Straily approached the move — the product of his father Steve taking a firefighting job — as an opportunity.
“In high school, I saw it as kind of a challenge at first, an opportunity to reinvent yourself every time,” Straily said. “You show up in a new venue and no one knows who you are. You get to impress people again.”
After a year of Division II collegiate baseball at Western Oregon, Straily made the jump to D-I at Marshall in West Virginia. Pitching in Conference USA gave him a chance to see good competition and — just as importantly — a chance to be seen.
Before the end of his sophomore year, Straily had moved into the starting rotation. As a junior, he helped steer the Thundering Herd into the Conference USA title game.
That June, the Oakland Athletics chose Straily in the 24th round of the amateur draft. He left school to play ball.
“He’s got really good stuff obviously, but the biggest thing is he knows what he’s doing out there,” said Jeff Waggoner, Straily’s coach at Marshall. “He kept getting better and better ... and by the time he left here, he was ready to make that jump to pro ball.”
He may have been ready for the Single-A shortened season, Straily said, but there’s still plenty of work to do. He learned the value of locating pitches the farther up the minor league chain he traveled. His velocity — two-seam fastballs in the low 90s and sliders a little less — no longer blows people away when a few other pitchers, “the freaks,” are verging on triple digits.
But adapting is one of his favorite parts of the game, and Straily has improved his win total, strike out numbers and WHIP in all three minor league stops.
“Being able to go to the yard every single day and compete,” Straily said. “That’s not just a baseball thing but that’s a life thing. You carry that work ethic through that mental grind.”
For up-and-coming players like Straily — who is one of the youngest to break camp with the Midland Rockhounds before their first game this week — it’s not hard to stay excited about the game. The grind of the job and the scorching Texas summers are still far off and the little things remain exhilarating.

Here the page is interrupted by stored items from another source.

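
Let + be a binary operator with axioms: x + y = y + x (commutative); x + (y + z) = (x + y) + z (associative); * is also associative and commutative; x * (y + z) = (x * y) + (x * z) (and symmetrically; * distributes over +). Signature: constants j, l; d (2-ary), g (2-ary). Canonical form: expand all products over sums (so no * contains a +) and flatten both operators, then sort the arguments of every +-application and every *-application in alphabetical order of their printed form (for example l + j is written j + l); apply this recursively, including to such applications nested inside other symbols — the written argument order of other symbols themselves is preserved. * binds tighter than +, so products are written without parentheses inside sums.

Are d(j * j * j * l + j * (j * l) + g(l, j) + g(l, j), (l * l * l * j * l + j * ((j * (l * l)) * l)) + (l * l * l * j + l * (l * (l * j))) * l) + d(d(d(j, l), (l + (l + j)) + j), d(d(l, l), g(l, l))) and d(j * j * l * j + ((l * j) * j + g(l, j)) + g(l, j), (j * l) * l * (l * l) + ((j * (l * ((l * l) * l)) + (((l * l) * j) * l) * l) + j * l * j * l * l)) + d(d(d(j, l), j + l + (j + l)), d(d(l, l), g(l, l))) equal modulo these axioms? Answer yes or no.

Left:  d(j * j * j * l + j * (j * l) + g(l, j) + g(l, j), (l * l * l * j * l + j * ((j * (l * l)) * l)) + (l * l * l * j + l * (l * (l * j))) * l) + d(d(d(j, l), (l + (l + j)) + j), d(d(l, l), g(l, l)))
  Expand products over sums:  d(g(l, j) + g(l, j) + j * j * j * l + j * j * l, j * j * l * l * l + j * l * l * l * l + j * l * l * l * l + j * l * l * l * l) + d(d(d(j, l), j + j + l + l), d(d(l, l), g(l, l)))
  Sort:  d(d(d(j, l), j + j + l + l), d(d(l, l), g(l, l))) + d(g(l, j) + g(l, j) + j * j * j * l + j * j * l, j * j * l * l * l + j * l * l * l * l + j * l * l * l * l + j * l * l * l * l)
Right:  d(j * j * l * j + ((l * j) * j + g(l, j)) + g(l, j), (j * l) * l * (l * l) + ((j * (l * ((l * l) * l)) + (((l * l) * j) * l) * l) + j * l * j * l * l)) + d(d(d(j, l), j + l + (j + l)), d(d(l, l), g(l, l)))
  Un-nest:  d(g(l, j) + g(l, j) + j * j * j * l + j * j * l, j * j * l * l * l + j * l * l * l * l + j * l * l * l * l + j * l * l * l * l) + d(d(d(j, l), j + j + l + l), d(d(l, l), g(l, l)))
  Sort:  d(d(d(j, l), j + j + l + l), d(d(l, l), g(l, l))) + d(g(l, j) + g(l, j) + j * j * j * l + j * j * l, j * j * l * l * l + j * l * l * l * l + j * l * l * l * l + j * l * l * l * l)

Answer: yes — both canonical forms are d(d(d(j, l), j + j + l + l), d(d(l, l), g(l, l))) + d(g(l, j) + g(l, j) + j * j * j * l + j * j * l, j * j * l * l * l + j * l * l * l * l + j * l * l * l * l + j * l * l * l * l)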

Before the rosters were confirmed, Straily got an invitation to the big league club for a spring training game. Though he never made the run from the bullpen to the mound, the experience left him tingling. He got a bite of the ultimate goal, to wear the Major League Baseball patch on his jersey. And though the stint was short lived, spring training is as much the home for hope as it is for baseball.
“Guys don’t care who you are, they’re willing to sit down and have a conversation,” Straily said. “You realize you’re one of the guys. You’re not an outsider, you’re a major leaguer.”